When I was eight years old, I learned to strike a match for the first time. I’d been eyeing the matchbox for a while and decided to give it a try when my parents weren’t looking. I got it lit and then realized I didn’t know what to do with it. Lighting a candle was out of the question on account of candles being boring, but I noticed a vase of dried wheat that my mom had placed on the table. It seemed like a good target, so I held the match to the dried wheat stalk. It began to burn! I didn’t really know what to do next. It was actually burning pretty fast. I panicked and ran outside and threw the burning stalk into the yard. I panicked better and threw water over it. The flame went out with a hiss. My heart was beating loud. That was the day I discovered the transferrable effects of fire, the day I learned that one bright thing can light another, that something really can go up in flames, that a moment can have a heat of its own that might just slip away with a splash, irretrievably.
There are days when I am sure that everything I remember about my dad is whispery fiction. That even a video can’t tell me what it was that gave him his spark, what made his wide palms and blue eyes and grey wisps of hair comfort me just so. There is no replacement for the specific way in which a person keeps you warm. These are the days I want to climb up some dumb mountain and shout at the treetops, “Nothing lasts!” Because, really, what’s the point? You lose things and then they’re gone for good.

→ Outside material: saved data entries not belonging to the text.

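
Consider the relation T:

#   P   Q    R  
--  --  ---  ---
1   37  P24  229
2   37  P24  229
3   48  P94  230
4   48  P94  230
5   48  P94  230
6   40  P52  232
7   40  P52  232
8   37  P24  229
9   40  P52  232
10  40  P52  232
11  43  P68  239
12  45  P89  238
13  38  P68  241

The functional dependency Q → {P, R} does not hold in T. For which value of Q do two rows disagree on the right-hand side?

Q=P24: rows 1, 2, 8 → {P,R} = (37, 229), (37, 229), (37, 229) ✓
Q=P94: rows 3, 4, 5 → {P,R} = (48, 230), (48, 230), (48, 230) ✓
Q=P52: rows 6, 7, 9, 10 → {P,R} = (40, 232), (40, 232), (40, 232), (40, 232) ✓
Q=P68: rows 11, 13 → {P,R} takes values {(43, 239), (38, 241)} — violation
Q=P89: row 12 → {P,R} = (45, 238) ✓
The only Q value with inconsistent RHS is Q=P68.

P68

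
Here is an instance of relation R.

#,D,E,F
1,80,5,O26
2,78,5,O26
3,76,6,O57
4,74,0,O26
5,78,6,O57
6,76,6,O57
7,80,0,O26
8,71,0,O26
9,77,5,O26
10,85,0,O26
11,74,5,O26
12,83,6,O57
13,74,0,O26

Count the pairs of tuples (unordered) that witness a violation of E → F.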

But then I remember about that tiny stalk of wheat, with its little moment in flame, with the heat right up close, and how it mattered. Or how it didn’t actually matter. How it was just some dried up piece of wheat that caught fire for a second and then was doused out of existence. It doesn’t make sense to care about it. It was stupidly impermanent, that’s all. But when the water fell, a little sizzle of smoke drifted into the air, and that smoke, it was a reminder of some irreplaceable essence—a new state of matter signaling that the fire had been there and was real and had changed the world irrevocably with its tiny crackle of warmth. Somehow that little flame seemed to hold everything I needed. Which of course isn’t true but that’s entirely beside the point because magic isn’t rational. The world opens itself up and anything goes. We are all that wisp of smoke, something new carrying the essence of something old.